Intel unveiled Horse Ridge II, its second-generation cryogenic control chip with the goal of overcoming the scalability of quantum systems.
During the 2021 International Solid-State Circuits Conference (ISSCC), Intel reported technical details for its second-generation cryogenic quantum control chip, Horse Ridge II, which puts careful team design work into practice with a combination of testing and technology development.
Quantum computing has the potential to solve problems that cannot be addressed via classical computing. However, its hardware complexity is still a challenge, limiting use on a commercial scale. During Intel Labs, Intel unveiled Horse Ridge II, its second-generation cryogenic control chip with the goal of overcoming the scalability of quantum systems. Intel has now provided more details, highlighting how Horse Ridge II optimizes circuit control, thereby harnessing the full potential offered by qubits while delivering higher fidelity and lower output power.

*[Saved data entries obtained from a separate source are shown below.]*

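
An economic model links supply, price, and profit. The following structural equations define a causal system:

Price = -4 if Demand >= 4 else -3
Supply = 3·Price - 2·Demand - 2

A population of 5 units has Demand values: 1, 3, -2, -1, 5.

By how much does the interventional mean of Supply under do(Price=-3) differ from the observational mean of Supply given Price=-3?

-1.9

Under do(Price=-3), Price's equation is replaced by Price=-3 for every unit. Per-unit Supply: -13, -17, -7, -9, -21. Mean = -13.4.
Observing Price=-3 restricts to units where Price's equation naturally yields -3: Demand ∈ {1, 3, -2, -1}. In that subpopulation Supply = -13, -17, -7, -9, mean -11.5.
Difference = -13.4 − (-11.5) = -1.9.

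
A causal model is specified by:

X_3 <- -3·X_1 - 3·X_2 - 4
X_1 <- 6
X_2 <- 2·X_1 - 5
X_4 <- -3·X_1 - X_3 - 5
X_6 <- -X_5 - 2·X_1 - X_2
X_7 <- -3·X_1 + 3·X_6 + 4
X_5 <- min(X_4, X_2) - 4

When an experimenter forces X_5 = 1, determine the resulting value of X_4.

The intervention breaks the incoming arrows to X_5: X_5 <- min(X_4, X_2) - 4 no longer applies, and X_5 = 1.
Since X_4 is not a descendant of the intervened variable, it is unaffected.
X_2 = 2·X_1 - 5  [with X_1=6]  = 7
X_3 = -3·X_1 - 3·X_2 - 4  [with X_1=6, X_2=7]  = -43
X_4 = -3·X_1 - X_3 - 5  [with X_1=6, X_3=-43]  = 20

20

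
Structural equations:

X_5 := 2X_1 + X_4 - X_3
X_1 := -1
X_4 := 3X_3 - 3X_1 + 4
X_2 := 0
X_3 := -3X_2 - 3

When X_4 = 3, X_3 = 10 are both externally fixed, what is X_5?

The joint intervention fixes X_4 = 3, X_3 = 10, removing each variable's own equation.
X_5 = 2X_1 + X_4 - X_3  [with X_1=-1, X_4=3, X_3=10]  = -9

-9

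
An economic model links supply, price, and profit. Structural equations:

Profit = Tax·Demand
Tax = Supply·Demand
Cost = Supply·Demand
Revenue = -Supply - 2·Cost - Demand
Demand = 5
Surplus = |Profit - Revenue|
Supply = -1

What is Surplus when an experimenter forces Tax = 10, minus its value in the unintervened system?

13

Under do(Tax=10), the mechanism Tax = Supply·Demand is discarded; Tax is fixed at 10.
Cost = Supply·Demand  [with Supply=-1, Demand=5]  = -5
Revenue = -Supply - 2·Cost - Demand  [with Supply=-1, Cost=-5, Demand=5]  = 6
Profit = Tax·Demand  [with Tax=10, Demand=5]  = 50
Surplus = |Profit - Revenue|  [with Profit=50, Revenue=6]  = 44
Without intervention: Cost = Supply·Demand  [with Supply=-1, Demand=5]  = -5; Revenue = -Supply - 2·Cost - Demand  [with Supply=-1, Cost=-5, Demand=5]  = 6; Tax = Supply·Demand  [with Supply=-1, Demand=5]  = -5; Profit = Tax·Demand  [with Tax=-5, Demand=5]  = -25; Surplus = |Profit - Revenue|  [with Profit=-25, Revenue=6]  = 31.
Change = 44 − 31 = 13.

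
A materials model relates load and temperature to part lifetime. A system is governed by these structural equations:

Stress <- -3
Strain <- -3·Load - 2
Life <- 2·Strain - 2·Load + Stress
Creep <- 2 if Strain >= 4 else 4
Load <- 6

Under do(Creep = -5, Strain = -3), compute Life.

The joint intervention fixes Creep = -5, Strain = -3, removing each variable's own equation.
Life = 2·Strain - 2·Load + Stress  [with Strain=-3, Load=6, Stress=-3]  = -21

-21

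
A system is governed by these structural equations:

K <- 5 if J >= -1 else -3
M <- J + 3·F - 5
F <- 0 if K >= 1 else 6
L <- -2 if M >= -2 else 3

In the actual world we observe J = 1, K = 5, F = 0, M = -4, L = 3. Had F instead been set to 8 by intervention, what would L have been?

-2

do(F=8) replaces the equation F <- 0 if K >= 1 else 6 with the constant F = 8.
M = J + 3·F - 5  [with J=1, F=8]  = 20
L = -2 if M >= -2 else 3  [with M=20]  = -2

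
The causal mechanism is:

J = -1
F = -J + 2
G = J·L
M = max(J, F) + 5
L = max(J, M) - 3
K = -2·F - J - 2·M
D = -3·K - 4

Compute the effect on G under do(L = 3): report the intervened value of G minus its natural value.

Intervening sets L = 3 and removes its equation (L = max(J, M) - 3).
G = J·L  [with J=-1, L=3]  = -3
Without intervention: F = -J + 2  [with J=-1]  = 3; M = max(J, F) + 5  [with J=-1, F=3]  = 8; L = max(J, M) - 3  [with J=-1, M=8]  = 5; G = J·L  [with J=-1, L=5]  = -5.
Change = -3 − (-5) = 2.

2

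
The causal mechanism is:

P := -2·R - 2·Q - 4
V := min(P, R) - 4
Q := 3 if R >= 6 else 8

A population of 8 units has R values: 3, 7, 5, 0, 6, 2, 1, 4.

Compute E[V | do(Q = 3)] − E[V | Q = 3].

Under do(Q=3), Q's equation is replaced by Q=3 for every unit. Per-unit V: -20, -28, -24, -14, -26, -18, -16, -22. Mean = -21.
Conditioning on Q=3 selects the 2 unit(s) with R ∈ {7, 6}. Their V values: -28, -26. Mean = -27.
Difference = -21 − (-27) = 6.

6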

In an interview with EE Times, Stefano Pellerano, principal engineer at Intel Labs, noted “the challenge of scaling quantum systems elegantly as qubit numbers grow remains a daunting one and demands innovation in cryogenic control systems.” He added, “Horse Ridge II continues to build Intel’s vision of quantum practicality and bringing quantum from a lab to commercial reality.”

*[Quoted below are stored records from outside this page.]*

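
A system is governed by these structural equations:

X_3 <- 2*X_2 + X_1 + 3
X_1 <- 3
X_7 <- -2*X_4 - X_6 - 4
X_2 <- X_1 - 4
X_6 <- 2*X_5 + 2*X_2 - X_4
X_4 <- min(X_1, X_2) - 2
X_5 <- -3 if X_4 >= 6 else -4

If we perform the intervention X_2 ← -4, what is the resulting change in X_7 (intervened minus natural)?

9

Under do(X_2=-4), the mechanism X_2 <- X_1 - 4 is discarded; X_2 is fixed at -4.
X_4 = min(X_1, X_2) - 2  [with X_1=3, X_2=-4]  = -6
X_5 = -3 if X_4 >= 6 else -4  [with X_4=-6]  = -4
X_6 = 2*X_5 + 2*X_2 - X_4  [with X_5=-4, X_2=-4, X_4=-6]  = -10
X_7 = -2*X_4 - X_6 - 4  [with X_4=-6, X_6=-10]  = 18
Without intervention: X_2 = X_1 - 4  [with X_1=3]  = -1; X_4 = min(X_1, X_2) - 2  [with X_1=3, X_2=-1]  = -3; X_5 = -3 if X_4 >= 6 else -4  [with X_4=-3]  = -4; X_6 = 2*X_5 + 2*X_2 - X_4  [with X_5=-4, X_2=-1, X_4=-3]  = -7; X_7 = -2*X_4 - X_6 - 4  [with X_4=-3, X_6=-7]  = 9.
Change = 18 − 9 = 9.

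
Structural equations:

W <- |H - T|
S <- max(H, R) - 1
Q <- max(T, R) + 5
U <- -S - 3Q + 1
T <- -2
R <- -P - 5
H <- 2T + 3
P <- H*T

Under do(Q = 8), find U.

Intervening sets Q = 8 and removes its equation (Q <- max(T, R) + 5).
H = 2T + 3  [with T=-2]  = -1
P = H*T  [with H=-1, T=-2]  = 2
R = -P - 5  [with P=2]  = -7
S = max(H, R) - 1  [with H=-1, R=-7]  = -2
U = -S - 3Q + 1  [with S=-2, Q=8]  = -21

-21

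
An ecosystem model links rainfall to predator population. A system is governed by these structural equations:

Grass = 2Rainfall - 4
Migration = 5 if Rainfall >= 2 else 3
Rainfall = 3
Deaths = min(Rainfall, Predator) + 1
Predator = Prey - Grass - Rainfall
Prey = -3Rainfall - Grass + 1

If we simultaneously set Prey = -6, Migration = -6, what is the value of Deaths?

-10

The joint intervention fixes Prey = -6, Migration = -6, removing each variable's own equation.
Grass = 2Rainfall - 4  [with Rainfall=3]  = 2
Predator = Prey - Grass - Rainfall  [with Prey=-6, Grass=2, Rainfall=3]  = -11
Deaths = min(Rainfall, Predator) + 1  [with Rainfall=3, Predator=-11]  = -10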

Cryogenic quantum control chips
Today’s quantum systems use room-temperature electronics, with many wires routed to the quantum processor located inside a dilution refrigerator. According to Intel and leading quantum computing proponents, this approach is inefficient because it does not scale with a large number of qubits due to size, cost, power consumption, and thermal load.
A radiator and fan cannot cool current quantum computers, and qubits must be kept inside large dilution refrigerators at temperatures just above absolute zero. Until now, the electronics needed to manipulate and read the qubits produced too much heat and thus had to stay outside the refrigerator, adding complexity to the system.

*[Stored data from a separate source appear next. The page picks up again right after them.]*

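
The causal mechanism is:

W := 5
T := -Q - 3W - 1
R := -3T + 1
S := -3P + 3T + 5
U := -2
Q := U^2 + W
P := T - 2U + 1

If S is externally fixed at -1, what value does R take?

76

Intervening sets S = -1 and removes its equation (S := -3P + 3T + 5).
No directed path runs from S to R, so R keeps its natural value.
Q = U^2 + W  [with U=-2, W=5]  = 9
T = -Q - 3W - 1  [with Q=9, W=5]  = -25
R = -3T + 1  [with T=-25]  = 76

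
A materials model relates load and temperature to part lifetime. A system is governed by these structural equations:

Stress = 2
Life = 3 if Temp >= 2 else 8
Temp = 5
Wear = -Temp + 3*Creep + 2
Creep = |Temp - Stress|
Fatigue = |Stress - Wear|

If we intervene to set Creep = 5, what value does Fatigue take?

10

do(Creep=5) replaces the equation Creep = |Temp - Stress| with the constant Creep = 5.
Wear = -Temp + 3*Creep + 2  [with Temp=5, Creep=5]  = 12
Fatigue = |Stress - Wear|  [with Stress=2, Wear=12]  = 10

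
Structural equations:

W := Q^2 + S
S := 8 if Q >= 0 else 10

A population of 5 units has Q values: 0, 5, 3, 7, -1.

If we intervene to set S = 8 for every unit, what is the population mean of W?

Under do(S=8), S's equation is replaced by S=8 for every unit. Per-unit W: 8, 33, 17, 57, 9. Mean = 24.8.

24.8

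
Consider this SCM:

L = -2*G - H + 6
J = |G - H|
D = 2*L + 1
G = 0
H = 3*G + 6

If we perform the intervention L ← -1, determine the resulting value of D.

-1

do(L=-1) replaces the equation L = -2*G - H + 6 with the constant L = -1.
D = 2*L + 1  [with L=-1]  = -1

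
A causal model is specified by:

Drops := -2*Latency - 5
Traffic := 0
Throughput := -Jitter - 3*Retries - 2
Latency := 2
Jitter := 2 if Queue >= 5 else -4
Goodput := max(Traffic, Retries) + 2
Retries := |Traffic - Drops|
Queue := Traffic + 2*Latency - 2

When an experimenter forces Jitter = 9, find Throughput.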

Making it all the more remarkable is the fact that the calculations take place using silicon spin qubits, which are particularly attractive to semiconductor manufacturers because they can be made using techniques already used in the production of traditional silicon chips.
A first study in 2020 by Intel and QuTech published in Nature has shown that they could control the so-called “hot qubits”, ensuring their operation at temperatures above 1 degree Kelvin (-272.15 degrees Celsius).
Silicon spin qubits, Intel’s technological effort in recent years, have properties such that they work at temperatures above one Kelvin, reducing the challenges of cryogenics.
Intel’s Horse Ridge II
With the first Horse Ridge release, Intel began to reduce sophisticated wiring by simplifying the rack architecture with a system-on-chip (SoC) that simplifies the design, improves qubit performance, and enables the engineering team to scale the quantum system to more qubits efficiently. Horse Ridge uses sophisticated signal processing techniques to accelerate setup time, improve performance and enable quantum systems to scale to more qubits.
Intel’s cryogenic control research focuses on achieving the same operating temperature level for both the controls and the silicon spin qubits.
Horse Ridge II is an SoC that builds on the first-generation controller’s ability to generate radio frequency pulses to manipulate the state of the qubit, known as qubit drive. It also introduces additional features that help with better integration of external electronic controls into the SoC operating inside the cryogenic refrigerator.
One key feature is called “multigate pulsing,” which is the ability to control the potential of many gates at the same time, facilitating readouts and coordinated operation of multiple qubits to achieve more scalable systems. Horse Ridge II can read the state of up to 6 qubits simultaneously, using RF single-electron transistor reflectometry. Reading qubits is done without storing large amounts of data, thus saving memory and power.
The control chip also features 22 high-speed digital-to-analog converters (DACs) to control the gate potentials of many qubits simultaneously. This is critical for efficient qubit readout, entanglement and multiple qubit operation.
The SoC contains more than 100 million transistors using Intel’s 22nm low-power FinFET (22FFL) technology. Intel engineers have verified the performance at 4 Kelvin (table 1).
The frequency multiplexing technique is the same as its predecessor, simplifying cabling and reducing the number of RF cables for qubit control, and providing a digital architecture to integrate into existing quantum control stacks.
Horse Ridge II can drive up to 16 spin qubits with a direct digital synthesis (DDS) architecture and an integrated digital filter for cross-talk mitigation to target an output frequency range of 11-17 GHz. Aiding the quantum processor is a microcontroller to provide the flexibility of algorithm execution (Figures 1 and 2).
Ongoing advances focus on scaling quantum interconnects that are a critical element of the long-term quantum practicality for any company that is working in quantum research. With Horse Ridge II, Intel wants to make quantum computers less complex and more practical with scalable interconnects. Intel pointed out that as the number of qubits increases, not dealing with the complexities of connecting them is like owning a sports car and being constantly stuck in traffic. Intel expects that Horse Ridge II will be able to offer higher fidelity and lower power consumption, bringing us closer to developing a scalable quantum computer.